Claude’s teaching regarding breathing, mouthpiece placement, tongue position, etc, can all be traced back to these great masters. And they were great! Every year, on the last day of the Claude Gordon International Brass Camp, Claude’s lecture would include having us listen to early recordings¬† of the great cornet virtuosos of the turn of the century, around the year 1900 and a little later. Many of these recordings were before electricity, done mechanically on wax cylinders. Some of the names I remember are: Jules Levy, Bohumir Kryl, Kemp, Del Staigers, Herbert Clarke, Arthur Pryor. I practically fell out of my chair at how these guys played! It was astounding! They had range in both directions, from below second pedal C to beyond double C, incredible technical ability, speed, amazing intervals, and power, and they played on instruments that we might consider to be inferior by today’s standards. Even though the audio quality of these recordings was not “hi-fi,” it was still easy to appreciate what incredible players these men were.
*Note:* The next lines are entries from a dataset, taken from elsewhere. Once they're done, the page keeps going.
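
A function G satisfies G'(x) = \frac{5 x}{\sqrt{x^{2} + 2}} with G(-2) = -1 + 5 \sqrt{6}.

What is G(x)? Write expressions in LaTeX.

The substitution u = x^{2} + 2 works: G'(x) is exactly (dG/du)*(du/dx) for that inner function.
A general antiderivative is 5 \sqrt{x^{2} + 2} + C.
The condition gives C = -1 + 5 \sqrt{6} - (5 \sqrt{6}) = -1.
So G(x) = 5 \sqrt{x^{2} + 2} - 1.
Check: d/dx[5 \sqrt{x^{2} + 2} - 1] = \frac{5 x}{\sqrt{x^{2} + 2}} = G'(x).

G(x) = 5 \sqrt{x^{2} + 2} - 1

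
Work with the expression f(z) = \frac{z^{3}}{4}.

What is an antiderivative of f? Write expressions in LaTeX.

An antiderivative is F(z) = \frac{z^{4}}{16}.

A first test for any F(z): its z-derivative must equal f(z) identically.
Check: d/dz[\frac{z^{4}}{16}] = \frac{z^{3}}{4} = f(z).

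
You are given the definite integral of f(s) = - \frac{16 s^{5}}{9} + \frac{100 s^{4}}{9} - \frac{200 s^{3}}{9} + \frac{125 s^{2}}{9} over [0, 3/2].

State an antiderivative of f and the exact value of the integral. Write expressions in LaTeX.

The substitution u = - \frac{2 s^{2}}{3} + \frac{5 s}{3} works: f is exactly (dF/du)*(du/ds) for that inner function.
F(s) = - \frac{8 s^{6}}{27} + \frac{20 s^{5}}{9} - \frac{50 s^{4}}{9} + \frac{125 s^{3}}{27} is an antiderivative of f.
Check: d/ds[- \frac{8 s^{6}}{27} + \frac{20 s^{5}}{9} - \frac{50 s^{4}}{9} + \frac{125 s^{3}}{27}] = - \frac{16 s^{5}}{9} + \frac{100 s^{4}}{9} - \frac{200 s^{3}}{9} + \frac{125 s^{2}}{9} = f(s).
F(3/2) = 1; F(0) = 0.
Integral = F(3/2) - F(0) = 1.

Antiderivative: F(s) = - \frac{8 s^{6}}{27} + \frac{20 s^{5}}{9} - \frac{50 s^{4}}{9} + \frac{125 s^{3}}{27}; value = 1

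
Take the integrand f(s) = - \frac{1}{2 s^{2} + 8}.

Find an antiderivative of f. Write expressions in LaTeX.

Recover f(s) by differentiating a candidate F(s); any mismatch rules it out.
Check: d/ds[- \frac{\operatorname{atan}{\left(\frac{s}{2} \right)}}{4}] = - \frac{1}{2 s^{2} + 8} = f(s).

An antiderivative is F(s) = - \frac{\operatorname{atan}{\left(\frac{s}{2} \right)}}{4}.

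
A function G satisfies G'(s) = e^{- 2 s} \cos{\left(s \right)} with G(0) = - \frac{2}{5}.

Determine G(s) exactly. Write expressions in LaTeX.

G(s) = - \frac{\left(- \sin{\left(s \right)} + 2 \cos{\left(s \right)}\right) e^{- 2 s}}{5}

For G(s) to be correct, d/ds[G] must agree with the stated G'(s) identically.
A general antiderivative is \frac{e^{- 2 s} \sin{\left(s \right)}}{5} - \frac{2 e^{- 2 s} \cos{\left(s \right)}}{5} + C.
The condition gives C = - \frac{2}{5} - (- \frac{2}{5}) = 0.
So G(s) = - \frac{\left(- \sin{\left(s \right)} + 2 \cos{\left(s \right)}\right) e^{- 2 s}}{5}.
Check: d/ds[- \frac{\left(- \sin{\left(s \right)} + 2 \cos{\left(s \right)}\right) e^{- 2 s}}{5}] = e^{- 2 s} \cos{\left(s \right)} = G'(s).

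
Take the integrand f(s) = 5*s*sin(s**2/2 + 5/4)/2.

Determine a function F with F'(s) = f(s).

The substitution u = s**2/2 + 5/4 works: f is exactly (dF/du)*(du/ds) for that inner function.
Check: d/ds[-5*cos(s**2/2 + 5/4)/2] = 5*s*sin(s**2/2 + 5/4)/2 = f(s).

An antiderivative is F(s) = -5*cos(s**2/2 + 5/4)/2.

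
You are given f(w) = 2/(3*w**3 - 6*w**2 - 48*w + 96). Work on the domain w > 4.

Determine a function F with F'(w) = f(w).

An antiderivative is F(w) = log(w - 4)/24 - log(w - 2)/18 + log(w + 4)/72.

Factor the denominator (3*(w - 4)*(w - 2)*(w + 4)) and decompose: f = 1/(72*(w + 4)) - 1/(18*(w - 2)) + 1/(24*(w - 4)); each piece integrates to a log, atan, or power term.
Check: d/dw[log(w - 4)/24 - log(w - 2)/18 + log(w + 4)/72] = 2/(3*w**3 - 6*w**2 - 48*w + 96) = f(w).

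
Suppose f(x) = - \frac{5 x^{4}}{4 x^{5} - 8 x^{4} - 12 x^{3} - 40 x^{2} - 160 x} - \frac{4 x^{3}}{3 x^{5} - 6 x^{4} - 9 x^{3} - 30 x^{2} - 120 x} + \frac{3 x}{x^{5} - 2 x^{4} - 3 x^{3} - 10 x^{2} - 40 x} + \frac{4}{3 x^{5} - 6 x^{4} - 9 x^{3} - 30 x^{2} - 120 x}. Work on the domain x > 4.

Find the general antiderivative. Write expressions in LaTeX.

Factor the denominator (12 x \left(x - 4\right) \left(x + 2\right) \left(x^{2} + 5\right)) and decompose: f = - \frac{167 x + 530}{540 \left(x^{2} + 5\right)} - \frac{7}{54 \left(x + 2\right)} - \frac{7}{9 \left(x - 4\right)} - \frac{1}{30 x}; each piece integrates to a log, atan, or power term.
Check: d/dx[\frac{- 36 \log{\left(x \right)} - 840 \log{\left(x - 4 \right)} - 140 \log{\left(x + 2 \right)} - 167 \log{\left(x^{2} + 5 \right)} - 212 \sqrt{5} \operatorname{atan}{\left(\frac{\sqrt{5} x}{5} \right)}}{1080}] = \frac{- 15 x^{4} - 16 x^{3} + 36 x + 16}{12 x^{5} - 24 x^{4} - 36 x^{3} - 120 x^{2} - 480 x}, which equals f(x).

F(x) = \frac{- 36 \log{\left(x \right)} - 840 \log{\left(x - 4 \right)} - 140 \log{\left(x + 2 \right)} - 167 \log{\left(x^{2} + 5 \right)} - 212 \sqrt{5} \operatorname{atan}{\left(\frac{\sqrt{5} x}{5} \right)}}{1080} + C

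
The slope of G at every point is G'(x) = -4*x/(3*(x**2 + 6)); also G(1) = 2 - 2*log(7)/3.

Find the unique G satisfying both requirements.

G(x) = 2 - 2*log(x**2 + 6)/3

G'(x) matches the chain-rule pattern g'(h)*h' with inner function h(x) = x**2 + 6; substituting u = h(x) collapses the integral.
A general antiderivative is -2*log(x**2 + 6)/3 + C.
The condition gives C = 2 - 2*log(7)/3 - (-2*log(7)/3) = 2.
So G(x) = 2 - 2*log(x**2 + 6)/3.
Check: d/dx[2 - 2*log(x**2 + 6)/3] = -4*x/(3*x**2 + 18), which equals G'(x).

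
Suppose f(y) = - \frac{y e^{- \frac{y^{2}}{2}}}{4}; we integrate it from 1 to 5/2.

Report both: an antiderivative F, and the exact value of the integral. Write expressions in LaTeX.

f matches the chain-rule pattern g'(h)*h' with inner function h(y) = - \frac{y^{2}}{2}; substituting u = h(y) collapses the integral.
F(y) = \frac{e^{- \frac{y^{2}}{2}}}{4} is an antiderivative of f.
Check: d/dy[\frac{e^{- \frac{y^{2}}{2}}}{4}] = - \frac{y e^{- \frac{y^{2}}{2}}}{4} = f(y).
F(5/2) = \frac{1}{4 e^{\frac{25}{8}}}; F(1) = \frac{1}{4 e^{\frac{1}{2}}}.
Integral = F(5/2) - F(1) = - \frac{1}{4 e^{\frac{1}{2}}} + \frac{1}{4 e^{\frac{25}{8}}}.

Antiderivative: F(y) = \frac{e^{- \frac{y^{2}}{2}}}{4}; value = - \frac{1}{4 e^{\frac{1}{2}}} + \frac{1}{4 e^{\frac{25}{8}}}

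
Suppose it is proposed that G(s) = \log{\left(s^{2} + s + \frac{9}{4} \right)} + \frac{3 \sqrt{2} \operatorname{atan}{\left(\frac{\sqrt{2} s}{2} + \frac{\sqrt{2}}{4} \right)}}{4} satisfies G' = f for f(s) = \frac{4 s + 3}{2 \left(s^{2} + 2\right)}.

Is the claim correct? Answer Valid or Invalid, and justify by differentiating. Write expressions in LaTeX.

d/ds[G] = \frac{8 s + 10}{4 s^{2} + 4 s + 9}
d/ds[G] - f(s) = \frac{- 8 s^{2} - 16 s + 13}{8 s^{4} + 8 s^{3} + 34 s^{2} + 16 s + 36} != 0.

Invalid: d/ds[G] - f = \frac{- 8 s^{2} - 16 s + 13}{8 s^{4} + 8 s^{3} + 34 s^{2} + 16 s + 36}, which is not 0.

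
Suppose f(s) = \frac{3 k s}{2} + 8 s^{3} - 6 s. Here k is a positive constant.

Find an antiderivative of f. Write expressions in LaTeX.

An antiderivative is F(s) = \frac{3 k s^{2}}{4} + 2 s^{4} - 3 s^{2}.

The integrand splits into summands that can be handled one at a time.
Check: d/ds[\frac{3 k s^{2}}{4} + 2 s^{4} - 3 s^{2}] = \frac{3 k s}{2} + 8 s^{3} - 6 s = f(s).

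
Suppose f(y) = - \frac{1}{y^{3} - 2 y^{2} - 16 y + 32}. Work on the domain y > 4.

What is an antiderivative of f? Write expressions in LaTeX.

An antiderivative is F(y) = - \frac{\log{\left(y - 4 \right)}}{16} + \frac{\log{\left(y - 2 \right)}}{12} - \frac{\log{\left(y + 4 \right)}}{48}.

Factor the denominator (\left(y - 4\right) \left(y - 2\right) \left(y + 4\right)) and decompose: f = - \frac{1}{48 \left(y + 4\right)} + \frac{1}{12 \left(y - 2\right)} - \frac{1}{16 \left(y - 4\right)}; each piece integrates to a log, atan, or power term.
Check: d/dy[- \frac{\log{\left(y - 4 \right)}}{16} + \frac{\log{\left(y - 2 \right)}}{12} - \frac{\log{\left(y + 4 \right)}}{48}] = - \frac{1}{y^{3} - 2 y^{2} - 16 y + 32} = f(y).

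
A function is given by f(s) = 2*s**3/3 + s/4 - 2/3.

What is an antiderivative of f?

An antiderivative is F(s) = s**4/6 + s**2/8 - 2*s/3.

Integrate term by term and add the pieces.
Check: d/ds[s**4/6 + s**2/8 - 2*s/3] = 2*s**3/3 + s/4 - 2/3 = f(s).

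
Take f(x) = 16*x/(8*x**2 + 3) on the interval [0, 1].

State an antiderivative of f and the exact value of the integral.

Antiderivative: F(x) = log(4*x**2 + 3/2); value = -log(3/2) + log(11/2)

The substitution u = 4*x**2 + 3/2 works: f is exactly (dF/du)*(du/dx) for that inner function.
F(x) = log(4*x**2 + 3/2) is an antiderivative of f.
Check: d/dx[log(4*x**2 + 3/2)] = 16*x/(8*x**2 + 3) = f(x).
F(1) = log(11/2); F(0) = log(3/2).
Integral = F(1) - F(0) = -log(3/2) + log(11/2).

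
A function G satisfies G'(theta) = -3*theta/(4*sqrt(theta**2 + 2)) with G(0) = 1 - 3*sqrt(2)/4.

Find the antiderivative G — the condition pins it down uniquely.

G(theta) = (4 - 3*sqrt(theta**2 + 2))/4

The substitution u = theta**2 + 2 works: G'(theta) is exactly (dG/du)*(du/dtheta) for that inner function.
A general antiderivative is -3*sqrt(theta**2 + 2)/4 + C.
The condition gives C = 1 - 3*sqrt(2)/4 - (-3*sqrt(2)/4) = 1.
So G(theta) = (4 - 3*sqrt(theta**2 + 2))/4.
Check: d/dtheta[(4 - 3*sqrt(theta**2 + 2))/4] = -3*theta/(4*sqrt(theta**2 + 2)) = G'(theta).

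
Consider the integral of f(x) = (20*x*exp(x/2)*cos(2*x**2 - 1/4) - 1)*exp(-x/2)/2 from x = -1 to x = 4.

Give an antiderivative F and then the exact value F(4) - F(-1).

Antiderivative: F(x) = (5*exp(x/2)*sin(2*x**2 - 1/4) + 2)*exp(-x/2)/2; value = -5*sin(7/4)/2 - exp(1/2) + exp(-2) + 5*sin(127/4)/2

Whatever form F(x) takes, F'(x) = f(x) is non-negotiable.
F(x) = (5*exp(x/2)*sin(2*x**2 - 1/4) + 2)*exp(-x/2)/2 is an antiderivative of f.
Check: d/dx[(5*exp(x/2)*sin(2*x**2 - 1/4) + 2)*exp(-x/2)/2] = (20*x*exp(x/2)*cos(2*x**2 - 1/4) - 1)*exp(-x/2)/2 = f(x).
F(4) = exp(-2) + 5*sin(127/4)/2; F(-1) = exp(1/2) + 5*sin(7/4)/2.
Integral = F(4) - F(-1) = -5*sin(7/4)/2 - exp(1/2) + exp(-2) + 5*sin(127/4)/2.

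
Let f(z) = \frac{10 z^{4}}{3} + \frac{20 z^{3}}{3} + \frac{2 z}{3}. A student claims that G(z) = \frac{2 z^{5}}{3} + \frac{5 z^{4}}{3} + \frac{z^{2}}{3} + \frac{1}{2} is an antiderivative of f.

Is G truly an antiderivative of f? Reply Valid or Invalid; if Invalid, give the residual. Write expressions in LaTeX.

d/dz[G] = \frac{10 z^{4}}{3} + \frac{20 z^{3}}{3} + \frac{2 z}{3}
This equals f(z) exactly, so the claim holds.

Valid - the claim checks out under differentiation.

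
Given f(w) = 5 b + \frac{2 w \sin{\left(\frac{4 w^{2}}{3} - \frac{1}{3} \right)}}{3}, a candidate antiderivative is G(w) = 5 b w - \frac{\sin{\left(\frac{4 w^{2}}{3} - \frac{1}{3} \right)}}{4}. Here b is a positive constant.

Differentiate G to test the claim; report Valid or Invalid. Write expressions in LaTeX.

Invalid: d/dw[G] - f = - \frac{2 w \sin{\left(\frac{4 w^{2}}{3} - \frac{1}{3} \right)}}{3} - \frac{2 w \cos{\left(\frac{4 w^{2}}{3} - \frac{1}{3} \right)}}{3}, which is not 0.

d/dw[G] = 5 b - \frac{2 w \cos{\left(\frac{4 w^{2}}{3} - \frac{1}{3} \right)}}{3}
d/dw[G] - f(w) = - \frac{2 w \sin{\left(\frac{4 w^{2}}{3} - \frac{1}{3} \right)}}{3} - \frac{2 w \cos{\left(\frac{4 w^{2}}{3} - \frac{1}{3} \right)}}{3} != 0.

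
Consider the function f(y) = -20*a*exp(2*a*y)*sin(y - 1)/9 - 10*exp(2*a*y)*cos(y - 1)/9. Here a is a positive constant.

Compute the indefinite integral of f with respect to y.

f has the shape u'v + uv' for u = -10*exp(2*a*y)/9 and v = sin(y - 1) — it is the derivative of the product u*v.
Check: d/dy[-10*exp(2*a*y)*sin(y - 1)/9] = -20*a*exp(2*a*y)*sin(y - 1)/9 - 10*exp(2*a*y)*cos(y - 1)/9 = f(y).

F(y) = -10*exp(2*a*y)*sin(y - 1)/9 + C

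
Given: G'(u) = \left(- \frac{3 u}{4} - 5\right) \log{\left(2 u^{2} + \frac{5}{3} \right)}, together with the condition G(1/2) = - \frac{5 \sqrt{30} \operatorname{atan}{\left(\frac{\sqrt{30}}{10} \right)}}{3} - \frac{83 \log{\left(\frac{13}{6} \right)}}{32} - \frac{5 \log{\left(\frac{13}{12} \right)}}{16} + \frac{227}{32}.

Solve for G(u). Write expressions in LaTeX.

G(u) = - \frac{18 u^{2} \log{\left(2 u^{2} + \frac{5}{3} \right)} - 18 u^{2} + 240 u \log{\left(2 u^{2} + \frac{5}{3} \right)} - 480 u + 15 \log{\left(u^{2} + \frac{5}{6} \right)} + 80 \sqrt{30} \operatorname{atan}{\left(\frac{\sqrt{30} u}{5} \right)} - 96}{48}

Differentiate the proposed G(u) back; it has to land on the given G'(u).
A general antiderivative is \frac{3 u^{2}}{8} + 10 u + \left(- \frac{3 u^{2}}{8} - 5 u\right) \log{\left(2 u^{2} + \frac{5}{3} \right)} - \frac{5 \log{\left(u^{2} + \frac{5}{6} \right)}}{16} - \frac{5 \sqrt{30} \operatorname{atan}{\left(\frac{\sqrt{30} u}{5} \right)}}{3} + C.
The condition gives C = - \frac{5 \sqrt{30} \operatorname{atan}{\left(\frac{\sqrt{30}}{10} \right)}}{3} - \frac{83 \log{\left(\frac{13}{6} \right)}}{32} - \frac{5 \log{\left(\frac{13}{12} \right)}}{16} + \frac{227}{32} - (- \frac{5 \sqrt{30} \operatorname{atan}{\left(\frac{\sqrt{30}}{10} \right)}}{3} - \frac{83 \log{\left(\frac{13}{6} \right)}}{32} - \frac{5 \log{\left(\frac{13}{12} \right)}}{16} + \frac{163}{32}) = 2.
So G(u) = - \frac{18 u^{2} \log{\left(2 u^{2} + \frac{5}{3} \right)} - 18 u^{2} + 240 u \log{\left(2 u^{2} + \frac{5}{3} \right)} - 480 u + 15 \log{\left(u^{2} + \frac{5}{6} \right)} + 80 \sqrt{30} \operatorname{atan}{\left(\frac{\sqrt{30} u}{5} \right)} - 96}{48}.
Check: d/du[- \frac{18 u^{2} \log{\left(2 u^{2} + \frac{5}{3} \right)} - 18 u^{2} + 240 u \log{\left(2 u^{2} + \frac{5}{3} \right)} - 480 u + 15 \log{\left(u^{2} + \frac{5}{6} \right)} + 80 \sqrt{30} \operatorname{atan}{\left(\frac{\sqrt{30} u}{5} \right)} - 96}{48}] = - \frac{3 u \log{\left(2 u^{2} + \frac{5}{3} \right)}}{4} - 5 \log{\left(2 u^{2} + \frac{5}{3} \right)}, which equals G'(u).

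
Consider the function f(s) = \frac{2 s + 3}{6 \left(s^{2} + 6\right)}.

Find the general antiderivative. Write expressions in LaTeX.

F(s) = \frac{\log{\left(s^{2} + 6 \right)}}{6} + \frac{\sqrt{6} \operatorname{atan}{\left(\frac{\sqrt{6} s}{6} \right)}}{12} + C

For F(s) to be correct the identity F'(s) - f(s) = 0 must hold.
Check: d/ds[\frac{\log{\left(s^{2} + 6 \right)}}{6} + \frac{\sqrt{6} \operatorname{atan}{\left(\frac{\sqrt{6} s}{6} \right)}}{12}] = \frac{2 s + 3}{6 s^{2} + 36}, which equals f(s).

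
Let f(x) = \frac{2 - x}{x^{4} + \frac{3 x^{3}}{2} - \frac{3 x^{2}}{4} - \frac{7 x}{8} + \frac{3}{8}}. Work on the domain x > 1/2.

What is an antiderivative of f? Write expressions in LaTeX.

Factor the denominator (\left(x + 1\right) \left(2 x - 1\right)^{2} \left(2 x + 3\right)) and decompose: f = - \frac{7}{2 \left(2 x + 3\right)} - \frac{11}{6 \left(2 x - 1\right)} + \frac{2}{\left(2 x - 1\right)^{2}} + \frac{8}{3 \left(x + 1\right)}; each piece integrates to a log, atan, or power term.
Check: d/dx[\frac{- 22 x \log{\left(x - \frac{1}{2} \right)} + 64 x \log{\left(x + 1 \right)} - 42 x \log{\left(x + \frac{3}{2} \right)} + 11 \log{\left(x - \frac{1}{2} \right)} - 32 \log{\left(x + 1 \right)} + 21 \log{\left(x + \frac{3}{2} \right)} - 12}{12 \left(2 x - 1\right)}] = \frac{16 - 8 x}{8 x^{4} + 12 x^{3} - 6 x^{2} - 7 x + 3}, which equals f(x).

An antiderivative is F(x) = \frac{- 22 x \log{\left(x - \frac{1}{2} \right)} + 64 x \log{\left(x + 1 \right)} - 42 x \log{\left(x + \frac{3}{2} \right)} + 11 \log{\left(x - \frac{1}{2} \right)} - 32 \log{\left(x + 1 \right)} + 21 \log{\left(x + \frac{3}{2} \right)} - 12}{12 \left(2 x - 1\right)}.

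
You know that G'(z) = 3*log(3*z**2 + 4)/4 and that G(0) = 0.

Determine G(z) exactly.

Recover the given G'(z) by differentiating a candidate G(z); any mismatch rules it out.
A general antiderivative is 3*z*log(3*z**2 + 4)/4 - 3*z/2 + sqrt(3)*atan(sqrt(3)*z/2) + C.
The condition gives C = 0 - (0) = 0.
So G(z) = 3*z*log(3*z**2 + 4)/4 - 3*z/2 + sqrt(3)*atan(sqrt(3)*z/2).
Check: d/dz[3*z*log(3*z**2 + 4)/4 - 3*z/2 + sqrt(3)*atan(sqrt(3)*z/2)] = 3*log(3*z**2 + 4)/4 = G'(z).

G(z) = 3*z*log(3*z**2 + 4)/4 - 3*z/2 + sqrt(3)*atan(sqrt(3)*z/2)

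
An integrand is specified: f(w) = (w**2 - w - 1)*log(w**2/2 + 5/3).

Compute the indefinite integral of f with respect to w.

A first test for any F(w): its w-derivative must equal f(w) identically.
Check: d/dw[w**3*log(w**2/2 + 5/3)/3 - 2*w**3/9 - w**2*log(w**2/2 + 5/3)/2 + w**2/2 - w*log(w**2/2 + 5/3) + 38*w/9 - 5*log(w**2 + 10/3)/3 - 38*sqrt(30)*atan(sqrt(30)*w/10)/27] = w**2*log(3*w**2 + 10) - w**2*log(6) - w*log(3*w**2 + 10) + w*log(6) - log(3*w**2 + 10) + log(6), which equals f(w).

F(w) = w**3*log(w**2/2 + 5/3)/3 - 2*w**3/9 - w**2*log(w**2/2 + 5/3)/2 + w**2/2 - w*log(w**2/2 + 5/3) + 38*w/9 - 5*log(w**2 + 10/3)/3 - 38*sqrt(30)*atan(sqrt(30)*w/10)/27 + C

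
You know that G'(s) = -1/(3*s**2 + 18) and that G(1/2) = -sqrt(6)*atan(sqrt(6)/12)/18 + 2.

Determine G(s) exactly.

G(s) = -(sqrt(6)*atan(sqrt(6)*s/6) - 36)/18

A first test for any G(s): its s-derivative must equal the given G'(s).
A general antiderivative is -sqrt(6)*atan(sqrt(6)*s/6)/18 + C.
The condition gives C = -sqrt(6)*atan(sqrt(6)/12)/18 + 2 - (-sqrt(6)*atan(sqrt(6)/12)/18) = 2.
So G(s) = -(sqrt(6)*atan(sqrt(6)*s/6) - 36)/18.
Check: d/ds[-(sqrt(6)*atan(sqrt(6)*s/6) - 36)/18] = -1/(3*s**2 + 18) = G'(s).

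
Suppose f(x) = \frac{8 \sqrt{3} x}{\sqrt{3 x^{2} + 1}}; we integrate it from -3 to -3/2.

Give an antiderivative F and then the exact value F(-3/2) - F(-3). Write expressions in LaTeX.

Antiderivative: F(x) = 4 \sqrt{4 x^{2} + \frac{4}{3}}; value = - \frac{16 \sqrt{21}}{3} + \frac{4 \sqrt{93}}{3}

The substitution u = 4 x^{2} + \frac{4}{3} works: f is exactly (dF/du)*(du/dx) for that inner function.
F(x) = 4 \sqrt{4 x^{2} + \frac{4}{3}} is an antiderivative of f.
Check: d/dx[4 \sqrt{4 x^{2} + \frac{4}{3}}] = \frac{8 \sqrt{3} x}{\sqrt{3 x^{2} + 1}} = f(x).
F(-3/2) = \frac{4 \sqrt{93}}{3}; F(-3) = \frac{16 \sqrt{21}}{3}.
Integral = F(-3/2) - F(-3) = - \frac{16 \sqrt{21}}{3} + \frac{4 \sqrt{93}}{3}.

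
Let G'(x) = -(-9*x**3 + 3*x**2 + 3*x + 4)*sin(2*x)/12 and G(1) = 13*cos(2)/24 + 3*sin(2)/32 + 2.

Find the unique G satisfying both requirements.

Whatever form G(x) takes, its d/dx must return the stated G'(x).
A general antiderivative is -3*x**3*cos(2*x)/8 + 9*x**2*sin(2*x)/16 + x**2*cos(2*x)/8 - x*sin(2*x)/8 + 11*x*cos(2*x)/16 - 11*sin(2*x)/32 + 5*cos(2*x)/48 + C.
The condition gives C = 13*cos(2)/24 + 3*sin(2)/32 + 2 - (13*cos(2)/24 + 3*sin(2)/32) = 2.
So G(x) = -3*x**3*cos(2*x)/8 + 9*x**2*sin(2*x)/16 + x**2*cos(2*x)/8 - x*sin(2*x)/8 + 11*x*cos(2*x)/16 - 11*sin(2*x)/32 + 5*cos(2*x)/48 + 2.
Check: d/dx[-3*x**3*cos(2*x)/8 + 9*x**2*sin(2*x)/16 + x**2*cos(2*x)/8 - x*sin(2*x)/8 + 11*x*cos(2*x)/16 - 11*sin(2*x)/32 + 5*cos(2*x)/48 + 2] = 3*x**3*sin(2*x)/4 - x**2*sin(2*x)/4 - x*sin(2*x)/4 - sin(2*x)/3, which equals G'(x).

G(x) = -3*x**3*cos(2*x)/8 + 9*x**2*sin(2*x)/16 + x**2*cos(2*x)/8 - x*sin(2*x)/8 + 11*x*cos(2*x)/16 - 11*sin(2*x)/32 + 5*cos(2*x)/48 + 2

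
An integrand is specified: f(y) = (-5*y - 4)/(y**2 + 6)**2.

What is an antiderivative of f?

An antiderivative is F(y) = -(sqrt(6)*y**2*atan(sqrt(6)*y/6) + 6*y + 6*sqrt(6)*atan(sqrt(6)*y/6) - 45)/(18*(y**2 + 6)).

Whatever form F(y) takes, F'(y) = f(y) is non-negotiable.
Check: d/dy[-(sqrt(6)*y**2*atan(sqrt(6)*y/6) + 6*y + 6*sqrt(6)*atan(sqrt(6)*y/6) - 45)/(18*(y**2 + 6))] = (-5*y - 4)/(y**4 + 12*y**2 + 36), which equals f(y).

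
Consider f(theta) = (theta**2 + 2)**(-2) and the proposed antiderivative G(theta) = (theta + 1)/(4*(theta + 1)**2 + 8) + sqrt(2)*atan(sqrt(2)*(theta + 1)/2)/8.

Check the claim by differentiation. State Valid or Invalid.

Invalid: d/dtheta[G] - f = (-4*theta**3 - 6*theta**2 - 12*theta - 5)/(theta**8 + 4*theta**7 + 14*theta**6 + 28*theta**5 + 53*theta**4 + 64*theta**3 + 76*theta**2 + 48*theta + 36), which is not 0.

d/dtheta[G] = 1/(theta**4 + 4*theta**3 + 10*theta**2 + 12*theta + 9)
d/dtheta[G] - f(theta) = (-4*theta**3 - 6*theta**2 - 12*theta - 5)/(theta**8 + 4*theta**7 + 14*theta**6 + 28*theta**5 + 53*theta**4 + 64*theta**3 + 76*theta**2 + 48*theta + 36) != 0.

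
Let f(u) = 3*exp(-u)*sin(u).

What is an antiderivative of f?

Recover f(u) by differentiating a candidate F(u); any mismatch rules it out.
Check: d/du[-3*exp(-u)*sin(u)/2 - 3*exp(-u)*cos(u)/2] = 3*exp(-u)*sin(u) = f(u).

An antiderivative is F(u) = -3*exp(-u)*sin(u)/2 - 3*exp(-u)*cos(u)/2.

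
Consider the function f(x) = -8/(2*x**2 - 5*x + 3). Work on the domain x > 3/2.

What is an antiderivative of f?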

In spite of our advances in science, instrument design, and instrument construction, few players today have equaled their great feats.

The laws of nature that govern the playing of brass instruments have not changed since the first notes ever played and they never will change! What worked for Clarke and Levy will work for us. We would do well to study what the greats before us discovered. Claude Gordon did this and went straight to the greatest player of his time, Herbert Clarke. Claude became one of Clarke’s most illustrious students.

Claude’s “method” is not about playing on a particular mouthpiece or using only his books. It involves the total player! It is an all-encompassing approach to correct brass playing, utilizing practically every great book that was ever written for brass players. It is all about learning to play correctly. Through no fault of their own, most brass players play incorrectly, having never been taught the right way to do it. Whenever I start a new student, I usually notice poor breathing, incorrect mouthpiece placement, poor finger technique, and lack of tongue level control to name a few of the common issues. I immediately begin the process of building wind power, correcting the mouthpiece placement, training the tongue to work correctly, building right hand strength and coordination. Many changes result in immediate results, while the other changes come from correct practice over time.

Claude Gorden’s systematic approach to brass playing uses common sense and logic. There is no hype or mystery.¬† The student will gain an understanding of how the natural physical elements of brass playing work. The student is taught how to practice, what to practice and when to practice. Practicing on the right material in the right way at the right time will always bring the right results.